They’re watching . . .
Watching BBC television’s ‘Waking the Dead‘ last night, with its tale of MI5 and British Government conspiracy and intrigue, was at once laughable and thought-provoking. The idea that MI5 were some dark and sinister force capable of achieving anything they wished is nullified in personal experience by living in Northern Ireland through fifteen years of the Troubles; the IRA could not be defeated, despite the years of changing security policy.
Yet conspiracy theories are always attractive, perhaps for no reason other than that they cannot be falsified. Evidence disproving them is simply discounted as part of the conspiracy, like the repeated attempts by the US Government to prove that no aliens landed in Roswell, New Mexico in 1947 – you cannot prove a negative.

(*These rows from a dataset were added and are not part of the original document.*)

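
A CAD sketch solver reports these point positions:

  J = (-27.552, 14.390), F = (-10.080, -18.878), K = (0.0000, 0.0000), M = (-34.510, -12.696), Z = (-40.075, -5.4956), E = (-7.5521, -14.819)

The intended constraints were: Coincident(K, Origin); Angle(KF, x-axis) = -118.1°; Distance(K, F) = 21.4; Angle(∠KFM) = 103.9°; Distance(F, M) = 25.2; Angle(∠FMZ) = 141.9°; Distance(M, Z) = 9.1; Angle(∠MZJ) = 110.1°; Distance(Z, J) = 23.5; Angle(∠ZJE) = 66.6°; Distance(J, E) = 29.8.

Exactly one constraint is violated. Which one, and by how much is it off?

Distance(J, E) = 29.8 — off by 5.60.

K = (0.00, 0.00) ✓; KF at -118.1° ✓; |KF| = 21.40 ✓; ∠KFM = 103.9° ✓; |FM| = 25.20 ✓; ∠FMZ = 141.9° ✓; |MZ| = 9.100 ✓; ∠MZJ = 110.1° ✓; |ZJ| = 23.50 ✓; ∠ZJE = 66.60° ✓; |JE| = 35.40 ✗.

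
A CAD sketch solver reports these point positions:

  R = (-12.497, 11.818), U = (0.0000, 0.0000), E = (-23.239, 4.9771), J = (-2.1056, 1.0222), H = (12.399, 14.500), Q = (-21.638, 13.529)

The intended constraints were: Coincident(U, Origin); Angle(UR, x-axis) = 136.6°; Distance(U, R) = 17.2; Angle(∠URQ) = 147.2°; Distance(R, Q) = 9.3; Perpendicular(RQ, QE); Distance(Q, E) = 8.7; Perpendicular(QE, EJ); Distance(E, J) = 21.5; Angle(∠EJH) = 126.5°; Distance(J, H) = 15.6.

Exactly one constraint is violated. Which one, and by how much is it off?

Distance(J, H) = 15.6 — off by 4.20.

U = (0.00, 0.00) ✓; UR at 136.6° ✓; |UR| = 17.20 ✓; ∠URQ = 147.2° ✓; |RQ| = 9.300 ✓; ∠(RQ, QE) = 90.00° ✓; |QE| = 8.700 ✓; ∠(QE, EJ) = 90.00° ✓; |EJ| = 21.50 ✓; ∠EJH = 126.5° ✓; |JH| = 19.80 ✗.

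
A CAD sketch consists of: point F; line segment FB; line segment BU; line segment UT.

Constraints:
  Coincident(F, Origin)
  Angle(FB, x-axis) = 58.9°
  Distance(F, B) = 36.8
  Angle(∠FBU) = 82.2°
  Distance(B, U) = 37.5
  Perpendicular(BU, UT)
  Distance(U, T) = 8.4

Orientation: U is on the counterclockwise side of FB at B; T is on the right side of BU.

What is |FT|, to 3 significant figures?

55.4

F is at the origin; FB runs at 58.9° with length 36.8, so B = 36.8·(cos 58.9°, sin 58.9°) = (19.0, 31.5). ∠FBU = 82.2°, so BU runs at 58.9° + (180° − 82.2°) = 157° from the x-axis; with |BU| = 37.5, U = B + 37.5·(cos 157°, sin 157°) = (-15.4, 46.3). The perpendicularity gives UT at right angles to BU; with |UT| = 8.4 on the right of BU, T = U + 8.4·(0.396, 0.918) = (-12.1, 54.1). Then |FT| = |T − F| = 55.4.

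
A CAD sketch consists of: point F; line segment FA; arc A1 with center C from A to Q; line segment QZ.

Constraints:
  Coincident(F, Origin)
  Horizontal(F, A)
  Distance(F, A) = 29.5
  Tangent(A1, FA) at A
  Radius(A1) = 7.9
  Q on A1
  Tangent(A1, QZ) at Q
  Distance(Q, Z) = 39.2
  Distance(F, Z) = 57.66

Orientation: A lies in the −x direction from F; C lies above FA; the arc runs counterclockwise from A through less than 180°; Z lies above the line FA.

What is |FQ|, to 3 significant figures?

24.1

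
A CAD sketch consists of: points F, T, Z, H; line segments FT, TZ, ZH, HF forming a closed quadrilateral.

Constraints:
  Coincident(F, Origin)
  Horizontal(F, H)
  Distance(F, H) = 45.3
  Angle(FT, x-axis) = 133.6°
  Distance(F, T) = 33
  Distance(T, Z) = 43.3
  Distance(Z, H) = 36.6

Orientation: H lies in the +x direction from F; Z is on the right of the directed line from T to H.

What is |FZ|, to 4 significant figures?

10.60

F is at the origin; FH is horizontal with |FH| = 45.3 and H in +x, so H = (45.3, 0). FT runs at 133.6° with |FT| = 33.0, so T = (-22.76, 23.90). Z is determined by |TZ| = 43.3 and |ZH| = 36.6 together: it lies at the intersection of circle(T, 43.3) and circle(H, 36.6). With |TH| = 72.13, the foot of the radical line on TH is 39.78 from T and the perpendicular offset is √(43.3² − 39.78²) = 17.11. Taking the right-of-TH solution: Z = (9.104, -5.424).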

Conspiracies in current times are very difficult. Nothing now can really be kept from the media. The suppression of stories has become impossible, everything from the humble mobile phone in an individual’s pocket to the all embracing world wide web ensures that events can be around the world in seconds. Of course, just because a story is told does not mean that it is true, human beings are fallible both in their recall and in their interpretation of events.
Sometimes, the falsification of a conspiracy theory would be attractive. I have made repeated attempts to discount a story I remember (though, if it never existed, it is would be very difficult to find evidence to discount it!) There is a vivid memory of a news report in late August 1982 that the Irish military were contemplating intervening if the general election anticipated for that autumn proved indecisive.

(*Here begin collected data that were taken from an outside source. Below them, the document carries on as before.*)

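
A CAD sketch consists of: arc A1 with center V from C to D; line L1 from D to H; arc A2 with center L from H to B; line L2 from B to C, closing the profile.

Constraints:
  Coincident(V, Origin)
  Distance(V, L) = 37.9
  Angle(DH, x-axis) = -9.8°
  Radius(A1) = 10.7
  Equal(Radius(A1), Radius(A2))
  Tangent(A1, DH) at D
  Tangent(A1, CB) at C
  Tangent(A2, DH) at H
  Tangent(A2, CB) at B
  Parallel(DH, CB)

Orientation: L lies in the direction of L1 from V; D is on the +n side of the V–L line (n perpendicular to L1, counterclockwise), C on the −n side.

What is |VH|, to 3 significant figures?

39.4

The slot axis is L1's direction at -9.8°, so u = (cos -9.8°, sin -9.8°) = (0.985, -0.170) and n = (−sin -9.8°, cos -9.8°) = (0.170, 0.985). V is at the origin and L lies 37.9 along u from V, so L = 37.9·u = (37.3, -6.45). Tangency of A1 to both parallel lines with radius 10.7 puts D and C at V ± 10.7·n: D = (1.82, 10.5), C = (-1.82, -10.5). Equal radii place H and B the same way about L: H = L + 10.7·n = (39.2, 4.09), B = L − 10.7·n = (35.5, -17.0). Then |VH| = |H − V| = 39.4.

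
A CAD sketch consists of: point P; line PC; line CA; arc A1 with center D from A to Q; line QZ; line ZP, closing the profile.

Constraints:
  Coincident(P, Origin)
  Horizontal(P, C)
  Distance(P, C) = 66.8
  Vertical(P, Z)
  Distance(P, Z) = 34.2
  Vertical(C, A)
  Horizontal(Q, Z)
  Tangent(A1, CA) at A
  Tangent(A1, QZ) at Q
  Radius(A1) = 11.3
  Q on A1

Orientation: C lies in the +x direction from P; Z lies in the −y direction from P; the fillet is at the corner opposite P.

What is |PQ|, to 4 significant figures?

65.19

P is at the origin; PC is horizontal with |PC| = 66.8 and C on the +x side, so C = (66.80, 0.000). P and Z share the same x with |PZ| = 34.2 and Z on the −y side, so Z = (0.000, -34.20). The virtual corner opposite P is at (66.80, -34.20). Tangency of A1 to CA means the radius DA is perpendicular to CA and A1 meets QZ tangentially, so DQ is at right angles to QZ, with radius 11.3, so the center D sits 11.3 in from both sides at D = (55.50, -22.90). That places the tangent points at A = (66.80, -22.90) on CA and Q = (55.50, -34.20) on QZ. Then |PQ| = |Q − P| = 65.19.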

There had already been inconclusive elections in June of 1981 and in February 1982 and the expected poll would have been the third time in which the country had voted in eighteen months. The government seemed mired in controversy and the opposition certainly perceived the election campaign they were to fight in terms of a crusade, but was there really a story about the army? Anyone familiar with the Irish army would have known that the suggestion was not credible, but, if there was such a story, where did it come from?

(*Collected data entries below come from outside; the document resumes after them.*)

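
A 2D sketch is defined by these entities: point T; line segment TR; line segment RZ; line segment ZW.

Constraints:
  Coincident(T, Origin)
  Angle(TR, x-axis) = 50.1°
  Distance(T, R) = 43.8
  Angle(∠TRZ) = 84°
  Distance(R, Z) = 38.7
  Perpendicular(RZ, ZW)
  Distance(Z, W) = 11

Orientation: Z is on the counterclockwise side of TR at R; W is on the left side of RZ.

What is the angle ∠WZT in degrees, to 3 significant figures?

38.1°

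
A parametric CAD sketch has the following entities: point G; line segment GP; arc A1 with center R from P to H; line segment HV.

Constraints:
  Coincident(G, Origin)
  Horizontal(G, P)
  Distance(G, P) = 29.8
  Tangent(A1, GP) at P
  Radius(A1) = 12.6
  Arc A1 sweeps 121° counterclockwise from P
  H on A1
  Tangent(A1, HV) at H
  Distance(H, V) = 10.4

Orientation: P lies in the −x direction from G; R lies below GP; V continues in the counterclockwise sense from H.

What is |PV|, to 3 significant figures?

28.5

G is at the origin; G and P share the same y with |GP| = 29.8 and P on the −x side, so P = (-29.8, 0.00). Tangency of A1 to GP means the radius RP is perpendicular to GP, so R = P + (0, -12.6) = (-29.8, -12.6). On A1, P sits at bearing 90° from R; a 121° counterclockwise sweep puts H at bearing 211°, so H = R + 12.6·(cos 211°, sin 211°) = (-40.6, -19.1). Since A1 is tangent to HV there, RH ⟂ HV, so HV runs along (−sin 211°, cos 211°); with |HV| = 10.4, V = (-35.2, -28.0). Then |PV| = |V − P| = 28.5.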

In the memory, the story is printed in The Observer, a British Sunday paper that circulates in Ireland, and I read it sitting on the grass close to the fort at Summer Cove outside of Kinsale in Co Cork. It would seem odd to have a clear recall of a story that never existed in the first place? Why imagine a story that one’s college education would have said couldn’t have been?
Maybe the story was no more than a piece of speculation by an English journalist who thought it fun to suggest that the Irish might have a coup, maybe it was never there. Perhaps I’m as delusional as the character in ‘Waking the Dead’,’ who dreamed of a dead soldier in full uniform climbing out of the bath, or perhaps someone knows something.
Or perhaps it’s all part of a conspiracy . . .
The idea that a journalist scrabbling around for a story for the bosses back home would embroider, manufacture or distort something like this into being is just too outlandish to seriously consider.
I’ve never encountered successful high profile journalists who have got away with completely making stuff up.
Please add the word “not” after both sentences.